India, however, had followed a strong import substitution regime mainly aimed at protecting domestic industries, without matching commitment towards becoming internationally competitive. “Technology leadership in the chosen production activities had never been a policy option among Indian planners,” says Nath.
“Licensing and other monetary and fiscal instruments that worked wonders in Japan and Korea made Indian enterprises laggards.”
The best example of this, he says, is the Indian automobile industry that rolled out its first car in 1948 and Japan in 1952. Both began with borrowed technology but Japan swept the US market by 1971 and South Korea that began making cars in 1962 emerged as an important player in the world auto market by 1980.
Global market and technological competitiveness were never the driving factors of government intervention in India, Nath says. In-house research and development (R&D) was not aggressive enough. As far as government-funded industrial R&D is concerned, the laboratories were not groomed to match the gruelling work culture that characterised industrial research.
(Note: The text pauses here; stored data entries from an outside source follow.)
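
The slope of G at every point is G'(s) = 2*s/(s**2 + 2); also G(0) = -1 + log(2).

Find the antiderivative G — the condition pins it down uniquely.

The substitution u = s**2 + 2 works: G'(s) is exactly (dG/du)*(du/ds) for that inner function.
A general antiderivative is log(s**2 + 2) + C.
The condition gives C = -1 + log(2) - (log(2)) = -1.
So G(s) = log(s**2 + 2) - 1.
Check: d/ds[log(s**2 + 2) - 1] = 2*s/(s**2 + 2) = G'(s).

G(s) = log(s**2 + 2) - 1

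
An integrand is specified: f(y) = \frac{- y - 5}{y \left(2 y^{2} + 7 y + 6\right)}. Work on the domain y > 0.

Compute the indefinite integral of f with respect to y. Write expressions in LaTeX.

Factor the denominator (y \left(y + 2\right) \left(2 y + 3\right)) and decompose: f = \frac{14}{3 \left(2 y + 3\right)} - \frac{3}{2 \left(y + 2\right)} - \frac{5}{6 y}; each piece integrates to a log, atan, or power term.
Check: d/dy[\frac{- 5 \log{\left(y \right)} + 14 \log{\left(y + \frac{3}{2} \right)} - 9 \log{\left(y + 2 \right)}}{6}] = \frac{- y - 5}{2 y^{3} + 7 y^{2} + 6 y}, which equals f(y).

F(y) = \frac{- 5 \log{\left(y \right)} + 14 \log{\left(y + \frac{3}{2} \right)} - 9 \log{\left(y + 2 \right)}}{6} + C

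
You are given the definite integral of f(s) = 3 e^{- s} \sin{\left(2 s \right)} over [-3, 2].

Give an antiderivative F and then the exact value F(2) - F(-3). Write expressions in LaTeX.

An antiderivative F(s) passes only if d/ds[F] lands on f(s) exactly.
F(s) = \frac{3 \left(- \sin{\left(2 s \right)} - 2 \cos{\left(2 s \right)}\right) e^{- s}}{5} is an antiderivative of f.
Check: d/ds[\frac{3 \left(- \sin{\left(2 s \right)} - 2 \cos{\left(2 s \right)}\right) e^{- s}}{5}] = 3 e^{- s} \sin{\left(2 s \right)} = f(s).
F(2) = - \frac{3 \sin{\left(4 \right)}}{5 e^{2}} - \frac{6 \cos{\left(4 \right)}}{5 e^{2}}; F(-3) = - \frac{6 e^{3} \cos{\left(6 \right)}}{5} + \frac{3 e^{3} \sin{\left(6 \right)}}{5}.
Integral = F(2) - F(-3) = - \frac{3 \sin{\left(4 \right)}}{5 e^{2}} - \frac{6 \cos{\left(4 \right)}}{5 e^{2}} - \frac{3 e^{3} \sin{\left(6 \right)}}{5} + \frac{6 e^{3} \cos{\left(6 \right)}}{5}.

Antiderivative: F(s) = \frac{3 \left(- \sin{\left(2 s \right)} - 2 \cos{\left(2 s \right)}\right) e^{- s}}{5}; value = - \frac{3 \sin{\left(4 \right)}}{5 e^{2}} - \frac{6 \cos{\left(4 \right)}}{5 e^{2}} - \frac{3 e^{3} \sin{\left(6 \right)}}{5} + \frac{6 e^{3} \cos{\left(6 \right)}}{5}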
The study points out that in early 15th century, a poor country like England could quickly change its fortune and catch up with the Italian economy by choosing the downstream production activities of manufacturing wool and woollen clothes, gradually replacing the age-old practice of export of raw wool and import of woollen products.
“Japan and later Korea followed the English wisdom only with more extensive and intensive drives, where the government played the most critical role through a series of policy initiatives,” the study says.
If government intervention alone is the core of catching up, India had that in place much before Japan and Korea. In fact, says Nath, India had a Planning Commission even before Japan and Korea visualized a planned economy.
In the case of India, however, the importance of the manufacturing sector was lost in the confusion between small-scale and large enterprises. The heavy industries under government ownership began with a bang with foreign technological collaborations.
“But in the absence of any action plan for determined technological catch-up, most of them became technologically obsolete. The same was the fate of many large-scale private sector enterprises that survived through repeated import of technologies.”
Instead of being the guide or complementary to private enterprise, the Indian government turned out to be a competitor of the private sector.
Apart from tax benefits and low interest loans for key industries, Japan was heavily investing in the development of infrastructure and revamping its education system, Nath points out.
“All these were in addition to purpose-specific R&D institutes set up by the government to address technological issues in the targeted industries.”
For South Korea, this was the period of heavy investment in infrastructure development. Says Nath: “In Korea, the government held the wheel and supplied the fuel, while private firms functioned as engines.
“The result was restructured economies of Japan and Korea with quick economic growth that caught up with the developed world and also caught the fancy of the rest of the world.”
By 1975, the export of machinery and transport equipment from Japan rose from a paltry 8.8 to 49 percent. India’s share of technology export in total export is 16.6 percent (against 80.8 percent for Japan).
“If the experience of Japan and Korea is to be emulated, India has to revamp its infrastructure, and human resource development initiatives,” the study cautions. “The latter would require a rejuvenated education and health system.”